The traditionally male honor of high school homecoming king was given to a lesbian student in San Diego, Calif., and if her girlfriend wins homecoming queen, they will be the first lesbian homecoming royal couple in the United States.
Rebeca Arellano, a senior at Patrick Henry High School, was made the school's first female homecoming king when her name was announced Friday at a pep rally.
"They were chanting my name and it was one of the most amazing experiences I've ever had," said Arellano, a senior at Patrick Henry High School.
Arellano's girlfriend, Haileigh Adams, who also attends Patrick Henry High School, was nominated for homecoming queen.
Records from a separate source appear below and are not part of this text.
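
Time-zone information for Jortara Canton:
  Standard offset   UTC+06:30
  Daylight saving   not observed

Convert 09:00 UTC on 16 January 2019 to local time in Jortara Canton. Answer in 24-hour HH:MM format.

15:30

Jortara Canton has no daylight saving, so its offset is UTC+06:30 year-round.
09:00 UTC + 6h30m = 15:30 local.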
The winner will be announced at tonight's dance.
The two girls told ABC News that they're thankful for the abundance of support they've received from family, friends, and students and staff at the school.
Arellano said one of her teachers told her, "Today school is a bit better because of you girls."
Arellano's Facebook wall is covered with congratulatory notes from her friends.
"Thank you all for allowing this change to happen," Arellano posted on Facebook.
Adams said they have received negative feedback as well.
"We have a lot of support, but there are also a lot of people who are angry about it," she said. "Anonymous Patrick Henry students are saying they're embarrassed and that it's wrong for a girl to take the spot of king. But there's no other way for us to run as a couple. It's not really fair for us not to have the right to run as a couple."
Arellano posted a statement to those who opposed her on her Facebook wall that read: "For all the girls who think tradition should be continued, go back to the kitchen, stop having sex before you're married, get out of school and job system, don't have an opinion, don't own any property, give up the right to marry who you love, don't vote, and allow your husband to do whatever he pleases to you. Think about the meaning of tradition when you use it in your argument against us."
Adams and Arellano both came out their freshman year of high school, and they began dating in February of their sophomore year. They say their parents were supportive both when they came out and when they started dating.
Gay and lesbian alumni of the school have also voiced their support for the couple.
"Patrick Henry [High School] has always sort of been a little ahead of the curve, but I could not imagine this happening then," 1998 graduate Ben Cartwright, an LGBT rights activist, told ABC News affiliate 10 News.
Cartwright said he kept his sexual preference a secret while in high school.
"You're afraid that you'll lose friends, you're afraid you'll be rejected, you're afraid you'll be outcast," he said. "I went to homecoming dance with a girl, and I also went to prom with a girl when I actually had a boyfriend who was very angry with me that I did not take him, but I just did not feel comfortable. I was not ready to take that step, so I think it's incredible that these two ladies are going to be able to just go to homecoming and enjoy each other and be happy."
Adams said she's received similar feedback from other alumni.
"We feel like we're actually making a difference and making people feel proud of change," she said. "The support is keeping us from feeling too hurt about the negative feedback. The support is what really matters and it is what's going to help us move forward."